The Elasticsearch RRF documentation.
Formal et al., SPLADE: Sparse Lexical and Expansion Model for First Stage Ranking (2021).
The BGE-M3 paper (2024) for the multi-functionality approach.
Thakur et al., BEIR: A Heterogeneous Benchmark for Zero-shot Evaluation of Information Retrieval Models (2021).

Practice

Implement RRF in 20 lines of Python. Test it on two retrievers’ outputs.
Why is RRF score-agnostic? What’s the practical advantage over weighted fusion?
Construct a query where BM25 catches the right answer and dense doesn’t, and vice versa.
For a query that’s a 4-word product name, which retriever is more likely to win?
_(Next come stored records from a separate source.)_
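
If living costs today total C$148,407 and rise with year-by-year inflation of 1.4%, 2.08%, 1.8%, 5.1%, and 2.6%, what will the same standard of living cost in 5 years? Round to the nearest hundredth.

C$168,628.45

Cumulative price-level factor: 1.014 × 1.0208 × 1.018 × 1.051 × 1.026 ≈ 1.1362567369.
Multiplying C$148,407 by the price-level factor gives the future nominal sum.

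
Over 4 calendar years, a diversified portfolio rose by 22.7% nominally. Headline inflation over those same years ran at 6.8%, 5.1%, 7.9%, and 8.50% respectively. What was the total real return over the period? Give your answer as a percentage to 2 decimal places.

-6.63%

Cumulative inflation factor: 1.068 × 1.051 × 1.079 × 1.0850 ≈ 1.31409.
Nominal growth factor: 1.22700. Real growth factor = 1.22700 / 1.31409 ≈ 0.93373.
Total real return ≈ -6.6274%.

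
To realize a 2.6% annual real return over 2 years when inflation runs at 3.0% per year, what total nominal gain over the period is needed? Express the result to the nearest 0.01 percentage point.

11.68%

Required annual nominal rate: (1+2.6%)(1+3.0%) − 1 = 5.678%.
Cumulative over 2 years: (1 + 0.05678)^2 − 1 ≈ 0.11678.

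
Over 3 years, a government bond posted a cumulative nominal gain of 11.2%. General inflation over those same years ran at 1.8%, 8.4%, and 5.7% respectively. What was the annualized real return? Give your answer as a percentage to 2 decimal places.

-1.58%

Cumulative inflation factor: 1.018 × 1.084 × 1.057 ≈ 1.16641.
Nominal growth factor: 1.11200. Real growth factor = 1.11200 / 1.16641 ≈ 0.95335.
Annualized: 0.95335^(1/3) − 1 ≈ -0.01580.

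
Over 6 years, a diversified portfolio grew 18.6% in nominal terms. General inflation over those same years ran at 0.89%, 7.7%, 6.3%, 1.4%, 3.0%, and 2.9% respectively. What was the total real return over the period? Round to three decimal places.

-4.457%

Cumulative inflation factor: 1.0089 × 1.077 × 1.063 × 1.014 × 1.030 × 1.029 ≈ 1.24133.
Nominal growth factor: 1.18600. Real growth factor = 1.18600 / 1.24133 ≈ 0.95543.
Total real return ≈ -4.4574%.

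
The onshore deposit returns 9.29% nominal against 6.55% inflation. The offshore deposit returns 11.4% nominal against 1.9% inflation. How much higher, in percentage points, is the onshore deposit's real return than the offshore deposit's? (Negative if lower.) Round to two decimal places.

The onshore deposit real return: 1.0929/1.0655 − 1 = 2.572%.
The offshore deposit real return: 1.114/1.019 − 1 = 9.323%.
Difference: 2.572 − 9.323 = -6.751 pp.

-6.75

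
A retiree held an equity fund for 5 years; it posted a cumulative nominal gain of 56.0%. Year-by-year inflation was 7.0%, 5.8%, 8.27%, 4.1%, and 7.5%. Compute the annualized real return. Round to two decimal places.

2.61%

Cumulative inflation factor: 1.070 × 1.058 × 1.0827 × 1.041 × 1.075 ≈ 1.37163.
Nominal growth factor: 1.56000. Real growth factor = 1.56000 / 1.37163 ≈ 1.13733.
Annualized: 1.13733^(1/5) − 1 ≈ 0.02607.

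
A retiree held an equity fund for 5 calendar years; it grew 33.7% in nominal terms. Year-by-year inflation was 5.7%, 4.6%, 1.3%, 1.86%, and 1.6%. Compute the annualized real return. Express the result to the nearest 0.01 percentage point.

2.90%

Cumulative inflation factor: 1.057 × 1.046 × 1.013 × 1.0186 × 1.016 ≈ 1.15908.
Nominal growth factor: 1.33700. Real growth factor = 1.33700 / 1.15908 ≈ 1.15350.
Annualized: 1.15350^(1/5) − 1 ≈ 0.02897.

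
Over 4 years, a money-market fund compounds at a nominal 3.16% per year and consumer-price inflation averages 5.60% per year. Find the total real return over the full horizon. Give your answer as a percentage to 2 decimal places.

-8.93%

The annual real rate is (1+3.16%)/(1+5.60%) − 1 = -2.3106%.
Compounded over 4 years: (1 + -0.023106)^4 − 1 ≈ -0.08927.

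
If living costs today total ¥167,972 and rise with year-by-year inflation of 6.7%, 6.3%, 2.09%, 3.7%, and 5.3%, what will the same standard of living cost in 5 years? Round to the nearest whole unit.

¥212,386

Cumulative price-level factor: 1.067 × 1.063 × 1.0209 × 1.037 × 1.053 ≈ 1.2644102719.
Multiplying ¥167,972 by the price-level factor gives the future nominal sum.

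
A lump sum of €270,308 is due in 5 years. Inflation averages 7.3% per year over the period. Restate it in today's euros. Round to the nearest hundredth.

Price-level factor over 5 years: (1 + 7.3%)^5 ≈ 1.4223242343.
Purchasing power today: €270,308 divided by that factor.

€190,046.68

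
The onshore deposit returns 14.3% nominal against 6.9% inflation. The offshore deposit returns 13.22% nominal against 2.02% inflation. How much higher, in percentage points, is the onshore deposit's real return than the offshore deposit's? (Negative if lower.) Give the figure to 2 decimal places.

-4.06

The onshore deposit real return: 1.143/1.069 − 1 = 6.922%.
The offshore deposit real return: 1.1322/1.0202 − 1 = 10.978%.
Difference: 6.922 − 10.978 = -4.056 pp.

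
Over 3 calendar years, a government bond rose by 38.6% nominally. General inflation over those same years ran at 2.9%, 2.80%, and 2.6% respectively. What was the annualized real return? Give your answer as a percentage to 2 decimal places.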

What if it’s a 20-word natural language question?
Why does learning to rank usually require user click-through data? Could you train it on synthetic data?
Read the SPLADE paper. Explain how it produces sparse vectors and why they capture both lexical and semantic.
Stretch: Set up a hybrid retrieval pipeline with Elasticsearch (BM25) + Qdrant (dense) + RRF on a small corpus. Compare to either retriever alone on a few test queries.